La Graine e le mulet
Slimane dopo 35 anni di cantiere navale, perde il lavoro ma non il desiderio di un futuro migliore per i suoi numerosi figli e nipoti. E’ dura, ma non impossibile. Quando le cose sembrano andare per il verso giusto ci si mette di mezzo la sfiga come una maledizione.
Il regista porta sullo schermo l’immigrato di periferia, quello che sta ai margini ma è vivo e ha voglia di andare avanti e soprattutto quelle donne magrebine, tutt’altro che sottomesse, vera spina dorsale della comunità.
La telecamera si muove sapientemente da un viso all’altro, tante parole si sovrappongono come in una presa diretta di vita quotidiana: i placidi bagordi di un pranzo domenicale, il dramma del tradimento, l’orgoglio di chi si sente ferito. Rym, la giovane figliastra di Slimane, ci crede e lotta fino in fondo, commuove quando cerca di convincere la madre ad andare alla festa, è una ragazza disposta a tutto, anche a "vendere" se stessa pur di non mollare mai. Un’interpretazione straordinaria quella di Hafsia Herzi, una sensualità accesa, inaspettata e lontana dai noisi stereotipi attuali.

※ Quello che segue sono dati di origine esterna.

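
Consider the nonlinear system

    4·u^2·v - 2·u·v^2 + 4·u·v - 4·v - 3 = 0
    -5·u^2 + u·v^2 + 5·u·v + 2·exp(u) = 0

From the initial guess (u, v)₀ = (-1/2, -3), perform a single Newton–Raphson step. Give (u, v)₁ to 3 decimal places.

(5.974, -11.685)

At (-1/2, -3): F = (21.000, 2.96306).
Jacobian J = [[8·u·v - 2·v^2 + 4·v, 4·u^2 - 4·u·v + 4·u - 4], [-10·u + v^2 + 5·v + 2·exp(u), 2·u·v + 5·u]].
At the point, J = [[-18.000, -11.000], [0.21306, 0.500]] (det J = -6.65633).
Solving J·Δ = −F gives Δ = (6.474, -8.685).
Then the next iterate is (u, v)₁ = (5.974, -11.685).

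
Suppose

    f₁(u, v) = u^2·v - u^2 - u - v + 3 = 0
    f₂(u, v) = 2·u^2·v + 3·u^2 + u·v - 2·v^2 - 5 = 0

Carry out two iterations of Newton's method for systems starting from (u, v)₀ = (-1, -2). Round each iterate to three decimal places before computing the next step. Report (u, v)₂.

At (-1, -2): F = (3.000, -12.000).
Jacobian J = [[2·u·v - 2·u - 1, u^2 - 1], [4·u·v + 6·u + v, 2·u^2 + u - 4·v]].
At the point, J = [[5.000, 0.000], [0.000, 9.000]] (det J = 45.000).
Solving J·Δ = −F gives Δ = (-0.600, 1.333).
Then the next iterate is (u, v)₁ = (-1.600, -0.667).
Round to (-1.600, -0.667) and repeat: F = (0.99948, -0.55762), J = [[4.33440, 1.560], [-5.99820, 6.188]].
Δ = (-0.195, -0.099), so (u, v)₂ = (-1.795, -0.766).

(-1.795, -0.766)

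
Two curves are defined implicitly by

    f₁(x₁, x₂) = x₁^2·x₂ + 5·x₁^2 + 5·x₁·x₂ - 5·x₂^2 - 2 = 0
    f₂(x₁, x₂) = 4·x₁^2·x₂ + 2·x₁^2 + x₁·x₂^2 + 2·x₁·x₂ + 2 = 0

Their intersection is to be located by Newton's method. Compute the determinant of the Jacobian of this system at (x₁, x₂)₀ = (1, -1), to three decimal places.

92.000

J = [[2·x₁·x₂ + 10·x₁ + 5·x₂, x₁^2 + 5·x₁ - 10·x₂], [8·x₁·x₂ + 4·x₁ + x₂^2 + 2·x₂, 4·x₁^2 + 2·x₁·x₂ + 2·x₁]].
At the point, J = [[3.000, 16.000], [-5.000, 4.000]].
det J = 92.000.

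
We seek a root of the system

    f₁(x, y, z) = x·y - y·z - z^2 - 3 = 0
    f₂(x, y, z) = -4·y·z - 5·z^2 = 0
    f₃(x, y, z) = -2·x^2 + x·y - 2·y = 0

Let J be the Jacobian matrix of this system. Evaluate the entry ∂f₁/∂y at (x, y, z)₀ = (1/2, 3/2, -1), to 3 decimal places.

1.500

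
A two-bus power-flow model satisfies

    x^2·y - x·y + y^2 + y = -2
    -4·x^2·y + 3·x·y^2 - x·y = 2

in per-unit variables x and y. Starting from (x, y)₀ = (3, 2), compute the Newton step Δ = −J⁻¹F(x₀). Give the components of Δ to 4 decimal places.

(-1.0928, -0.8247)

At (3, 2): F = (20.0000, -44.0000).
Jacobian J = [[2·x·y - y, x^2 - x + 2·y + 1], [-8·x·y + 3·y^2 - y, -4·x^2 + 6·x·y - x]].
At the point, J = [[10.0000, 11.0000], [-38.0000, -3.0000]] (det J = 388.0000).
Solving J·Δ = −F gives Δ = (-1.0928, -0.8247).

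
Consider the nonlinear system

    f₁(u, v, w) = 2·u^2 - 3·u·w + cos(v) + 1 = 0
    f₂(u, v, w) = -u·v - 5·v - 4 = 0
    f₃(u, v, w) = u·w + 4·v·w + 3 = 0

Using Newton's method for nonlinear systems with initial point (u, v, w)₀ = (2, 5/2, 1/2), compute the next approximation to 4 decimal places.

(0.7186, -0.1138, 0.2390)

At (2, 5/2, 1/2): F = (5.198856, -21.5000, 9.0000).
Jacobian J = [[4·u - 3·w, -sin(v), -3·u], [-v, -u - 5, 0], [w, 4·w, u + 4·v]].
At the point, J = [[6.5000, -0.598472, -6.0000], [-2.5000, -7.0000, 0.0000], [0.5000, 2.0000, 12.0000]] (det J = -554.954164).
Solving J·Δ = −F gives Δ = (-1.2814, -2.6138, -0.2610).
Then the next iterate is (u, v, w)₁ = (0.7186, -0.1138, 0.2390).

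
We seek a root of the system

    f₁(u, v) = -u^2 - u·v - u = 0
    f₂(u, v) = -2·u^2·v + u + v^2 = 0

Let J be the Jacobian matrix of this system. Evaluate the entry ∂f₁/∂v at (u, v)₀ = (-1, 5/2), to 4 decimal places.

1.0000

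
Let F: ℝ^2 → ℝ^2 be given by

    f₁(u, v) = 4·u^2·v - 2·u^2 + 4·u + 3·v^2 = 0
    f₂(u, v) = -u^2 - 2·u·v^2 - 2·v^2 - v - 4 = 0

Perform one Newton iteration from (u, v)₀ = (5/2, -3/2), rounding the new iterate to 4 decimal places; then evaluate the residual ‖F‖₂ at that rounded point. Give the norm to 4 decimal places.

11.8137

At (5/2, -3/2): F = (-33.2500, -24.5000).
Jacobian J = [[8·u·v - 4·u + 4, 4·u^2 + 6·v], [-2·u - 2·v^2, -4·u·v - 4·v - 1]].
At the point, J = [[-36.0000, 16.0000], [-9.5000, 20.0000]] (det J = -568.0000).
Solving J·Δ = −F gives Δ = (-0.4806, 0.9967).
Then the next iterate is (u, v)₁ = (2.0194, -0.5033).
Re-evaluating at (2.0194, -0.5033): F = (-7.528202, -9.104370), so ‖F‖₂ = 11.8137.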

Purtroppo non tutte le ciambelle scono col buco, la sceneggiatura si fa spesso pesante o pedante, e la spasmodica angoscia di un lungo e grottesco finale si trascina oltre misura scadendo nell’assurdo. E’ un lavoro molto interessante quello di Abdel Kechiche ma secondo me non si puo dire che Ang Lee a Venezia gli abbia rubato qualcosa.